Archbishop Malcolm McMahon gathered with over 70 children and young people with handmade images of eyes and a large banner to remind the Government that the 'Eyes of the World' are watching, ahead of the UK hosting world leaders at the UN climate conference 'COP26' in Glasgow this November.
Joined by Liverpool City Region Metro Mayor, Steve Rotheram, pupils from St Vincent de Paul Catholic primary school and students from Boughton Hall High School, the Archbishop said:
"The climate emergencies that we have witnessed over recent months have demonstrated very starkly just how crucial it is that we face up to the climate crisis. The Eyes of the World campaign is a brilliant and creative way to show that we each can play our part to help in holding leaders to account, and that together, in solidarity with people across the world, we can make a difference to our planet."
The 'Eyes of the World' banner first made an appearance on the opening day of the G7 summit in Cornwall in June.

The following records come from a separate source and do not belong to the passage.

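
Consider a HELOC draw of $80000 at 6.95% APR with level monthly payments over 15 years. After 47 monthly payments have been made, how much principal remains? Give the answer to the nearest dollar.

$66,352

With monthly rate i = 6.95%/12 = 0.0057917, the balance after k of n payments is P · [(1+i)^n − (1+i)^k] / [(1+i)^n − 1].
(1+0.0057917)^180 = 2.82778212 and (1+0.0057917)^47 = 1.31182998, so the balance is 80,000 × (2.82778212 − 1.31182998) / (2.82778212 − 1) = $66,351.55.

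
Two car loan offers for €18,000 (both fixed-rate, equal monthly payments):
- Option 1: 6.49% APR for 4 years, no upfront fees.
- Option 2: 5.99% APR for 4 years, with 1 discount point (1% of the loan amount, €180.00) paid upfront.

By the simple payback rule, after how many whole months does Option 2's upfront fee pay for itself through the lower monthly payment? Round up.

Option 1: monthly rate = 6.49%/12 = 0.0054083; payment = 18,000 × 0.0054083 / (1 − (1+0.0054083)^−48) = €426.79.
Option 2: at 5.99% the monthly rate is 0.0049917, so the payment is 18,000 × 0.0049917 / (1 − 1.0049917^−48) = €422.65.
Monthly savings = €426.79 − €422.65 = €4.14.
Break-even = €180.00 / €4.14 = 43.48 → 44 months.

44 months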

Accompanied by a massive art installation, created by pupils from St Mary's primary school in Falmouth, over 14,000 young people have now joined CAFOD's campaign urging world leaders to take action on issues like the climate crisis.
Over the next two months, the banner will travel to Blackpool Tower, York, Gateshead and Edinburgh - reaching its final destination in Glasgow at COP26.
Siobhan Farnell is the community coordinator at CAFOD:
"We would like to say a huge thank you to the schools and colleges in Liverpool who took part in the 'Eyes of the World' campaign - your actions will make a huge difference to those living with poverty and injustice.
"In the run-up to COP26, I hope that the UK government does listen to the voices of young people and the Catholic community and takes seriously their duty to look out for global communities already impacted by the climate emergency."